With Scarlett Johansson finally given the chance to lead a film as Black Widow, this movie provides a captivating and emotionally resonant look into the character’s past, with Johansson’s effortless charisma and action chops more than enough to keep you engrossed from start to finish.
She also works brilliantly with her character’s estranged family, played by Florence Pugh, David Harbour and Rachel Weisz. While much of the film features Johansson on her own mission, a significant part of the story – particularly towards the latter stages – is all about the family quartet coming back together, and that brings with it great humour and some really lovely emotion.
Admittedly, Black Widow doesn’t quite have the depth to really tug at your heartstrings, but there’s such brilliant chemistry between the family quartet that they’re a fantastic rag-tag team when it comes to bringing down a big supervillain, with Florence Pugh more than delivering as a potential successor to Johansson’s Black Widow.

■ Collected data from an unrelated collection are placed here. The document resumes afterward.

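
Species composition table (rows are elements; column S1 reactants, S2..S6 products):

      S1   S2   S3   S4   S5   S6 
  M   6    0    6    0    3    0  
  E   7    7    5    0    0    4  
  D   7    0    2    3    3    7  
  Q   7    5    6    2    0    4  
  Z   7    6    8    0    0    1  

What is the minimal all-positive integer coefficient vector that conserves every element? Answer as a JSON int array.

Coefficients: [5, 3, 2, 2, 6, 1]

M: 5·6 = 30 | 3·0+2·6+2·0+6·3+1·0 = 30
E: 5·7 = 35 | 3·7+2·5+2·0+6·0+1·4 = 35
D: 5·7 = 35 | 3·0+2·2+2·3+6·3+1·7 = 35
Q: 5·7 = 35 | 3·5+2·6+2·2+6·0+1·4 = 35
Z: 5·7 = 35 | 3·6+2·8+2·0+6·0+1·1 = 35
gcd(5,3,2,2,6,1) = 1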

Admittedly, the film doesn’t quite deliver when it comes to telling a groundbreaking or exhilarating story. Black Widow is a fun film with great action throughout, but it’s one of the more generic superhero movies in the MCU, with a fairly simple plot that sees the heroes aiming to save the world from a villain.
The best films in the MCU, many of which have come in recent years, build on that trope by integrating with the franchise’s overarching story arcs, whereas Black Widow – being at the beginning of Phase Four after Endgame – doesn’t have the chance to do that, and as a result really does suffer.
That said, the movie is still a really fun watch, and a welcome return to the big screen for Marvel after a full year out. With excellent performances across the board, great humour, brilliant action, some lovely emotion and a fun albeit predictable story, Black Widow is a solid superhero blockbuster through and through, and that’s why I’m giving it a 7.6 overall.